TA Sector Research

Malaysia Airports Holdings - A New Lease of Life

sectoranalyst
Publish date: Wed, 01 Mar 2017, 05:02 PM

Review

  • MAHB’s FY16 core profit of RM93.2mn came in within our expectation but above consensus estimates. For this quarter, the board proposed a final single-tier dividend of 6sen/share, bringing YTD dividend to 10sen/share for FY16 or dividend yield of 1.5%.
  • MAHB’s FY16 profit rose to RM93.2mn versus FY15’s RM23.3mn on the back of higher revenue (+8%) and lower depreciation and amortization (- 5.5%). The increase in revenue was anchored by higher passenger traffic seen in Malaysia for both international (+8.3%) and domestic (4.6%) segments (see Chart 1 & 2). This has offset the decline in international passenger movement in Turkey (-2.1%). Meanwhile, the decrease in depreciation and amortization was due to extension of operating agreement.
  • The increase in revenue was also led by the retail segment where Eraman recorded higher revenue of 13% for FY16 (see Chart 5 & 6).

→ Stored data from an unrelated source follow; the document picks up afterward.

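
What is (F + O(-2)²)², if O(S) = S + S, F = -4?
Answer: 144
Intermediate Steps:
O(S) = 2*S
(F + O(-2)²)² = (-4 + (2*(-2))²)² = (-4 + (-4)²)² = (-4 + 16)² = 12² = 144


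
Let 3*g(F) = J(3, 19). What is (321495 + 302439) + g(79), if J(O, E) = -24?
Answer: 623926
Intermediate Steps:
g(F) = -8 (g(F) = (1/3)*(-24) = -8)
(321495 + 302439) + g(79) = (321495 + 302439) - 8 = 623934 - 8 = 623926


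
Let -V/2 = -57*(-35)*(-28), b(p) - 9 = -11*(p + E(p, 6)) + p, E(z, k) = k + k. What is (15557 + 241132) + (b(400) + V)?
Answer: 364286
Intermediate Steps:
E(z, k) = 2*k
b(p) = -123 - 10*p (b(p) = 9 + (-11*(p + 2*6) + p) = 9 + (-11*(p + 12) + p) = 9 + (-11*(12 + p) + p) = 9 + ((-132 - 11*p) + p) = 9 + (-132 - 10*p) = -123 - 10*p)
V = 111720 (V = -2*(-57*(-35))*(-28) = -3990*(-28) = -2*(-55860) = 111720)
(15557 + 241132) + (b(400) + V) = (15557 + 241132) + ((-123 - 10*400) + 111720) = 256689 + ((-123 - 4000) + 111720) = 256689 + (-4123 + 111720) = 256689 + 107597 = 364286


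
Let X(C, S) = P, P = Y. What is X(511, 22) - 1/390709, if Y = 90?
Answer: 35163809/390709 ≈ 90.000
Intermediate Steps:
P = 90
X(C, S) = 90
X(511, 22) - 1/390709 = 90 - 1/390709 = 35163809/390709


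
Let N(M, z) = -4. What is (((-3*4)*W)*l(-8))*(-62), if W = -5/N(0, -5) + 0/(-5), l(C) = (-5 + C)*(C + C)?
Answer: 193440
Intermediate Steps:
l(C) = 2*C*(-5 + C) (l(C) = (-5 + C)*(2*C) = 2*C*(-5 + C))
W = 5/4 (W = -5/(-4) + 0/(-5) = -5*(-¼) + 0*(-⅕) = 5/4 + 0 = 5/4 ≈ 1.2500)
(((-3*4)*W)*l(-8))*(-62) = ((-3*4*(5/4))*(2*(-8)*(-5 - 8)))*(-62) = ((-12*5/4)*(2*(-8)*(-13)))*(-62) = -15*208*(-62) = -3120*(-62) = 193440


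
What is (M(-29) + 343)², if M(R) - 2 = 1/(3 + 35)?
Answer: 171898321/1444 ≈ 1.1904e+5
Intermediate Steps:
M(R) = 77/38 (M(R) = 2 + 1/(3 + 35) = 2 + 1/38 = 77/38)
(M(-29) + 343)² = (77/38 + 343)² = (13111/38)² = 171898321/1444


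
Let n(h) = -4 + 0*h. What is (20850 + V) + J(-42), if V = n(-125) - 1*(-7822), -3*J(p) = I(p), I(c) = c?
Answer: 28682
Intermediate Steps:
J(p) = -p/3
n(h) = -4 (n(h) = -4 + 0 = -4)
V = 7818 (V = -4 - 1*(-7822) = -4 + 7822 = 7818)
(20850 + V) + J(-42) = (20850 + 7818) - ⅓*(-42) = 28668 + 14 = 28682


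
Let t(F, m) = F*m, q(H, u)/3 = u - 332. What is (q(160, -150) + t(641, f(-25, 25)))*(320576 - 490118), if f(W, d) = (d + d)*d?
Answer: -135600369768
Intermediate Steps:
q(H, u) = -996 + 3*u (q(H, u) = 3*(u - 332) = 3*(-332 + u) = -996 + 3*u)
f(W, d) = 2*d² (f(W, d) = (2*d)*d = 2*d²)
(q(160, -150) + t(641, f(-25, 25)))*(320576 - 490118) = ((-996 + 3*(-150)) + 641*(2*25²))*(320576 - 490118) = ((-996 - 450) + 641*(2*625))*(-169542) = (-1446 + 641*1250)*(-169542) = (-1446 + 801250)*(-169542) = 799804*(-169542) = -135600369768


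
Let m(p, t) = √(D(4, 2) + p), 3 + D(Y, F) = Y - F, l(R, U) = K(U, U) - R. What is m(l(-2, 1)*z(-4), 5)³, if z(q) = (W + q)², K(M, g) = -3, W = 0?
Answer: -17*I*√17 ≈ -70.093*I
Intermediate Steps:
l(R, U) = -3 - R
D(Y, F) = -3 + Y - F (D(Y, F) = -3 + (Y - F) = -3 + Y - F)
z(q) = q² (z(q) = (0 + q)² = q²)
m(p, t) = √(-1 + p) (m(p, t) = √((-3 + 4 - 1*2) + p) = √((-3 + 4 - 2) + p) = √(-1 + p))
m(l(-2, 1)*z(-4), 5)³ = (√(-1 + (-3 - 1*(-2))*(-4)²))³ = (√(-1 + (-3 + 2)*16))³ = (√(-1 - 1*16))³ = (√(-1 - 16))³ = (√(-17))³ = (I*√17)³ = -17*I*√17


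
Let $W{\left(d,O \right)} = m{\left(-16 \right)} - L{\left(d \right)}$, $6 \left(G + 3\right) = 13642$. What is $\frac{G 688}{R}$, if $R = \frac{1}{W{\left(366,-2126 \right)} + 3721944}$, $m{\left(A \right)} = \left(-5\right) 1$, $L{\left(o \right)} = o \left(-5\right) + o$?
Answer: $\frac{17450309010368}{3} \approx 5.8168 \cdot 10^{12}$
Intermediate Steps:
$G = \frac{6812}{3}$ ($G = -3 + \frac{1}{6} \cdot 13642 = -3 + \frac{6821}{3} = \frac{6812}{3} \approx 2270.7$)
$L{\left(o \right)} = - 4 o$ ($L{\left(o \right)} = - 5 o + o = - 4 o$)
$m{\left(A \right)} = -5$
$W{\left(d,O \right)} = -5 + 4 d$ ($W{\left(d,O \right)} = -5 - - 4 d = -5 + 4 d$)
$R = \frac{1}{3723403}$ ($R = \frac{1}{\left(-5 + 4 \cdot 366\right) + 3721944} = \frac{1}{\left(-5 + 1464\right) + 3721944} = \frac{1}{1459 + 3721944} = \frac{1}{3723403} \approx 2.6857 \cdot 10^{-7}$)
$\frac{G 688}{R} = \frac{6812}{3} \cdot 688 \frac{1}{\frac{1}{3723403}} = \frac{4686656}{3} \cdot 3723403 = \frac{17450309010368}{3}$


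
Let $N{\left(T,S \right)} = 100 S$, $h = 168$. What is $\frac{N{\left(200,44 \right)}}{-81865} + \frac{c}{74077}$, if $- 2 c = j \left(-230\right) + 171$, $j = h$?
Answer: $\frac{499477417}{2425725442} \approx 0.20591$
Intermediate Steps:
$j = 168$
$c = \frac{38469}{2}$ ($c = - \frac{168 \left(-230\right) + 171}{2} = - \frac{-38640 + 171}{2} = \left(- \frac{1}{2}\right) \left(-38469\right) = \frac{38469}{2} \approx 19235.0$)
$\frac{N{\left(200,44 \right)}}{-81865} + \frac{c}{74077} = \frac{100 \cdot 44}{-81865} + \frac{38469}{2 \cdot 74077} = 4400 \left(- \frac{1}{81865}\right) + \frac{38469}{2} \cdot \frac{1}{74077} = - \frac{880}{16373} + \frac{38469}{148154} = \frac{499477417}{2425725442}$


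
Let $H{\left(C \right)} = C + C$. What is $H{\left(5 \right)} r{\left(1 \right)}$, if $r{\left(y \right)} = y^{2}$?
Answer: $10$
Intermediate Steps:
$H{\left(C \right)} = 2 C$
$H{\left(5 \right)} r{\left(1 \right)} = 2 \cdot 5 \cdot 1^{2} = 10 \cdot 1 = 10$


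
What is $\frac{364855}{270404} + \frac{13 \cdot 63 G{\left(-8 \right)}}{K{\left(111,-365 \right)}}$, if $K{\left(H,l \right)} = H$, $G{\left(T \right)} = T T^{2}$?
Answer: $- \frac{37782489869}{10004948} \approx -3776.4$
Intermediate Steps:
$G{\left(T \right)} = T^{3}$
$\frac{364855}{270404} + \frac{13 \cdot 63 G{\left(-8 \right)}}{K{\left(111,-365 \right)}} = \frac{364855}{270404} + \frac{13 \cdot 63 \left(-8\right)^{3}}{111} = 364855 \cdot \frac{1}{270404} + 819 \left(-512\right) \frac{1}{111} = \frac{364855}{270404} - \frac{139776}{37} = - \frac{37782489869}{10004948}$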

The rise in duty free sales was in line with the growth in passenger traffic and also due to increase in high-end customers. Besides, the company also recorded higher rental and royalty income of 2% and 38% YoY respectively for FY16 (see Chart 5 & 6).

Impact

  • We raise our FY17/18 earnings projections by 5.3/5.0% after: 1) incorporating the unaudited FY16 earnings into our forecast; 2) revising passenger growth forecast downward to 7.2% (from 10% previously) for ISG operation in line with management guidance. For Malaysia operation, we maintain our FY17 passenger growth forecast of 4.8% vs management target of 6.5%.

Outlook

  • Looking into 2017, management targets 6.5% growth in passenger traffic in Malaysia and 7.2% growth in Turkey. The growth in Malaysia is expected to be driven by the domestic segment (8.2%) and international (4.7%). In Turkey, the growth is expected to come from the international (12.7%) and domestic (4.6%) segments.
  • Management introduces its FY17 KPIs where the group’s EBITDA is expected to hit RM1.79bn for 2017. This is slightly lower than FY16 despite higher passenger growth target as maintenance cost is expected to increase this year following the end of defect liability period for KLIA2.
  • For Aeropolis, management reiterates that it would adopt an asset-light approach when assessing various development proposals. As such, any initiatives would be in partnership manner to ensure minimal capex from MAHB.
  • Recently, MAHB obtained approval from the government on the extension of operating agreement to 2069 (see report dated 6 February 2017). We understand that new terms and conditions (T&Cs), which are currently studied by the negotiation committee, will be replacements for existing T&Cs. We are of the view that the new T&Cs would likely be favourable to MAHB. Our basis is premised on: 1) negotiation committee does not have any airline operators, who may suggest lower PSC in the future; 2) the government may agree to lower the user fee structure and Khazanah may take the opportunity to divest its stake in MAHB further when MAHB share price increases.

Valuation

  • We continue to think the new operating agreement means a new lease of life to MAHB, where new terms and conditions will be relatively favourable than the existing one. Maintain Buy on MAHB with higher DCF valuation of RM7.68/share (from RM7.66 previously) based on discount rate of 10.7%.